Très régulièrement invité sur la scène phocéenne ces années passées, Enea Scala est le ténor de la soirée, qui sait s’adapter, comme souvent, aux différents styles de répertoires. Il en fait à nouveau la preuve dans l’air le plus connu de Luisa Miller (titre récemment donné à l’Opéra Grand Avignon, notre compte rendu) « Quando le sere al Placido », conduit avec goût et vaillance. Puis place au français en seconde partie et son Roméo de Gounod qui allie claire articulation du texte et aigus généreux. A l’autre extrémité vocale, la basse Nicolas Courjal trouve en Fiesco de Simon Boccanegra le personnage qui met bien en valeur la profondeur de son grave.
Il faut à nouveau saluer les somptuosités dégagées par la phalange marseillaise, en particulier les deux préludes de Lohengrin, joués avec une grande allure sur un splendide tapis de cordes.
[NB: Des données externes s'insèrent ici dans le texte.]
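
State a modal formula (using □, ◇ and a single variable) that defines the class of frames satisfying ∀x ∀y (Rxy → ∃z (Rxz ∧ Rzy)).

This is density; the standard corresponding axiom is C4: □□s → □s.

□□s → □s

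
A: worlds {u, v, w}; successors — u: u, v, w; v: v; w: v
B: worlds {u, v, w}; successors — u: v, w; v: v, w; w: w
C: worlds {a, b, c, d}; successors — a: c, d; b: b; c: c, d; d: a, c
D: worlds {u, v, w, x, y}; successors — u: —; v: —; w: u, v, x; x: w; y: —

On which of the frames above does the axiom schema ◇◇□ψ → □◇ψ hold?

The schema corresponds to a generalized confluence (Geach) condition: ∀x ∀y ∀z ((xR²y ∧ xRz) → ∃w (yRw ∧ zRw)).
A: ✓.
B: ✓.
C: ✓.
D: fails — wR²w, wRu but no t with wRt and uRt.

A, B, C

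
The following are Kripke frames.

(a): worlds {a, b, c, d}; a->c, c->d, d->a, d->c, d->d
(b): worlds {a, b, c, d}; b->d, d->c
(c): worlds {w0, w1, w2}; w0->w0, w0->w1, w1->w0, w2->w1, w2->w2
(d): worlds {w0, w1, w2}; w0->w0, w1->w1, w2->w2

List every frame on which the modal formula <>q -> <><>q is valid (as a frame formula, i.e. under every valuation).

This is the axiom for a generalized confluence (Geach) condition; its first-order frame correspondent is forall x forall y (xRy -> exists w (y = w & x R^2 w)).
(a): fails — aRc but no w with c=w and aR²w.
(b): fails — bRd but no w with d=w and bR²w.
(c): condition met.
(d): condition met.
Valid on: (c), (d).

(c), (d)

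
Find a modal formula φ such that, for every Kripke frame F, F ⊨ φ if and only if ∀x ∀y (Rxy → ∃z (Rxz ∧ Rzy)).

□□q → □q

The condition is density. The C4 schema □□q → □q defines it.
Suppose □□q→□q is valid. Take Rxy and set V(q)={w : xR²w}. Then □□q at x, so □q at x, so q at y, i.e. ∃z(Rxz∧Rzy).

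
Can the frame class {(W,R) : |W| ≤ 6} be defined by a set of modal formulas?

No

Any modally definable frame class is closed under disjoint unions.
Any modal formula valid on each of 7 disjoint one-world frames is valid on their disjoint union (validity is preserved under disjoint unions). Each one-world frame has |W|=1≤6, but the union has |W|=7.
So no modal formula (or set of formulas) defines exactly the |W|≤6 frames.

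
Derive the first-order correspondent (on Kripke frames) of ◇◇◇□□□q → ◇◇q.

∀x ∀y (xR³y → ∃w (yR³w ∧ xR²w))

This is a Sahlqvist (Geach-type) schema ◇^3□^3q → □^0◇^2q.
Minimal-valuation argument: fix x; take any y with xR^3y and any z with xR^0z. Set V(q) to the set of worlds R-reachable from y in exactly 3 steps. Then □^3q holds at y, so the antecedent holds at x; validity forces ◇^2q at z, giving a w with zR^2w and yR^3w.
First-order correspondent: ∀x ∀y (xR³y → ∃w (yR³w ∧ xR²w)).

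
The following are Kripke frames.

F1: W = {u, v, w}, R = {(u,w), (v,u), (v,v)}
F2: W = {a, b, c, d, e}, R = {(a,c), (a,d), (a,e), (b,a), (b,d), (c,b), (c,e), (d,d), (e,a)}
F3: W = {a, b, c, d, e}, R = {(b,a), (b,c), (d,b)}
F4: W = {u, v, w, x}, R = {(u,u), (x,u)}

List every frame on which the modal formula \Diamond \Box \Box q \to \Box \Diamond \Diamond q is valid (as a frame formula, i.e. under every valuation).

This is the axiom for a generalized confluence (Geach) condition; its first-order frame correspondent is \forall x \forall y \forall z ((xRy \wedge xRz) \to \exists w (y R^2 w \wedge z R^2 w)).
F1: fails — uRw, uRw but no t with wR²t and wR²t.
F2: condition met.
F3: fails — bRa, bRa but no w with aR²w and aR²w.
F4: condition met.
Valid on: F2, F4.

F2, F4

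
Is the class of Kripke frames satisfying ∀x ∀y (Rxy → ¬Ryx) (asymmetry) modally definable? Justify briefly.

Modal frame validity is preserved under surjective bounded morphisms.
The 3-cycle (worlds s,t,u with s→t→u→s) is asymmetric. Mapping every world to a single reflexive point • is a surjective bounded morphism, and the reflexive point is not asymmetric (R•• but asymmetry requires ¬R••).
Hence asymmetry is not modally definable.

Not definable by any modal formula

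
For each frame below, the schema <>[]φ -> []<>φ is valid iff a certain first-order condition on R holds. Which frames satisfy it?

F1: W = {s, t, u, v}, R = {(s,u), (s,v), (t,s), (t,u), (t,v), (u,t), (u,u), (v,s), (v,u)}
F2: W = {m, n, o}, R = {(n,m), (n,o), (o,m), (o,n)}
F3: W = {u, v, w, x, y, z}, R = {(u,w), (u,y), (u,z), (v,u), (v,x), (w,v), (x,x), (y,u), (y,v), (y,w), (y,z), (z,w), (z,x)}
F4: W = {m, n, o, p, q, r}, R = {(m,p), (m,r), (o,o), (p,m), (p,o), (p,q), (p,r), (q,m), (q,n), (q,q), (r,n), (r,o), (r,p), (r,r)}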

Richard Wagner n’est pas – encore ! – un grand habitué des affiches marseillaises, mais il pourrait sans problème le devenir… Le chœur de l’Opéra de Marseille est également mis à contribution, tout aussi convaincant au cours de la Marche triomphale d’Aida que pour l’extrait de Faust de Gounod, très bien en place, aux tempi fort précis.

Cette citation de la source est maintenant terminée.